August 7, 2010
The Totally Bad Volunteer Experience
When a volunteer experience turns bad everyone gets to hear about it. Not just in your local community. You can go global on the internet. Here is a desperate story from Mr X in Singapore about Why I’ll never volunteer again.
”It was my first time volunteering with this agency – and it will be my last time. When I got to the agency there was no one there to tell me and another two student volunteers what to do. We were ill-equipped to handle client queries: we had not been trained and did not have expert knowledge. I got invited to a ceremony for presenting awards for our efforts. When I replied, I was told I should have received my certificate of appreciation once I had completed my volunteer assignment. I am still waiting to receive my certificate. The whole process has been disorganised and unprofessional.”
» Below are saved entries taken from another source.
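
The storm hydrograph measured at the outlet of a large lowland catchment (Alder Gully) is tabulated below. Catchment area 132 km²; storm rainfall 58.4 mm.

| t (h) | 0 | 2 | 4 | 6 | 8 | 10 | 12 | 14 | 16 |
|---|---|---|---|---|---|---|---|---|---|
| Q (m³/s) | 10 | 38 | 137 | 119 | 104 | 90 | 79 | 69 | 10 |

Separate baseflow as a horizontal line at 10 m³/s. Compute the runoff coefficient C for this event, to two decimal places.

C ≈ 0.53

ΣQ_DR = 566.0 m³/s; V = ΣQ_DR·Δt = 4.075 × 10^6 m³.
Runoff depth d = V / A = 30.87 mm.
C = d / P = 30.87 / 58.4 = 0.53.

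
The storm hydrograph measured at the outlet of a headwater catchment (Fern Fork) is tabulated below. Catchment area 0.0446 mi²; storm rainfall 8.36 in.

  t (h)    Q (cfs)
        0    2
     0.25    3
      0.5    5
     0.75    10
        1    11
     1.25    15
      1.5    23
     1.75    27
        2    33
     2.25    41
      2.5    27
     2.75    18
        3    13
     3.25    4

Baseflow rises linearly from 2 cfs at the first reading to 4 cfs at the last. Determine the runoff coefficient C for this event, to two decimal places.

C ≈ 0.20

ΣQ_DR = 190.0 cfs; V = ΣQ_DR·Δt = 1.710 × 10^5 ft³.
Runoff depth d = V / A = 1.650 in.
C = d / P = 1.650 / 8.36 = 0.20.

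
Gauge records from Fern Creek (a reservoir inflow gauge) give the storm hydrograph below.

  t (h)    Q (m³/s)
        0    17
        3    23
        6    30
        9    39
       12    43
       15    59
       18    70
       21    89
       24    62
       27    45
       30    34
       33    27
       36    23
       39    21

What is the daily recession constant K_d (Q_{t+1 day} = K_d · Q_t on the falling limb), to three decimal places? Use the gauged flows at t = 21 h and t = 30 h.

Between t = 21 h and t = 30 h the flow falls from 89 to 34 m³/s over 3×3 h = 9 h.
Per-interval ratio K = (34/89)^(1/3) = 0.7256; K_d = K^(24/3) = 0.077.

K_d ≈ 0.077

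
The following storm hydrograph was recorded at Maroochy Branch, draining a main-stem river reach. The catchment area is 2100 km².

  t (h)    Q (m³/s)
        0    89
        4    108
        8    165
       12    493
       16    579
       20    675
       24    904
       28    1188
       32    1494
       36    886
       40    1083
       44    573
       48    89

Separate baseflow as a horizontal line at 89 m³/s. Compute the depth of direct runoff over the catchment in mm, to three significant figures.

d ≈ 49.2 mm

Direct runoff: 0.0, 19.0, 76.0, 404.0, 490.0, 586.0, 815.0, 1099.0, 1405.0, 797.0, 994.0, 484.0, 0.0 m³/s; ΣQ_DR = 7169 m³/s.
V = ΣQ_DR · Δt = 7169 × 14400 s = 1.032 × 10^8 m³.
Over A = 2100 km², depth = V / A = 49.2 mm.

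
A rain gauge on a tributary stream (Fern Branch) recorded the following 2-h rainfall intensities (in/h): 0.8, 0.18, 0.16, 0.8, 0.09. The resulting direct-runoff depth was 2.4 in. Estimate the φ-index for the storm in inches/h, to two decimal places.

φ ≈ 0.20 in/h

Only the 2 blocks with intensity above φ contribute runoff: 0.8, 0.8 in/h.
Σ(I−φ)·Δt = d  ⇒  (0.8+0.8 − 2φ)·2 = 2.4
φ = (1.600 − 2.4/2) / 2 = 0.20 in/h.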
You can hear in these messages some clear volunteer expectations. Indeed volunteers have a right to expect better from an organisation. And our hapless volunteer received a few other pointers about volunteering from others who replied to his post:
- It is more dangerous to give wrong advice than no advice at all.
- The gift of our time is the most precious thing that we can give and volunteer managers forget that at their peril.
- Maybe it will be better to volunteer with SPCA. At least the poor abandoned animals will show their appreciation by wagging their tails or by snuggling up to you.
I am not surprised Mr X never wants to volunteer again. I am not surprised he is being recommended to volunteer with SPCA and tending loveable animals. Humans can be such beasts at times.
What does surprise me are a couple of other comments sent to Mr X:
- You should never volunteer if you expect something in return.
- Real volunteers never complain, and always prefer to remain anonymous.
Surely – please tell me – the people who made these statements were not real volunteers? I shall save up my opinion on this kind of false sainthood for another time.
Right now, what Mr X’s experience is telling us is how utterly critical the role of manager of volunteers can be for an organisation, starting with being ‘organised’ and ‘professional’. Maybe it is an extreme example of what can go wrong, but the signposts to disaster are clear for any manager to avoid.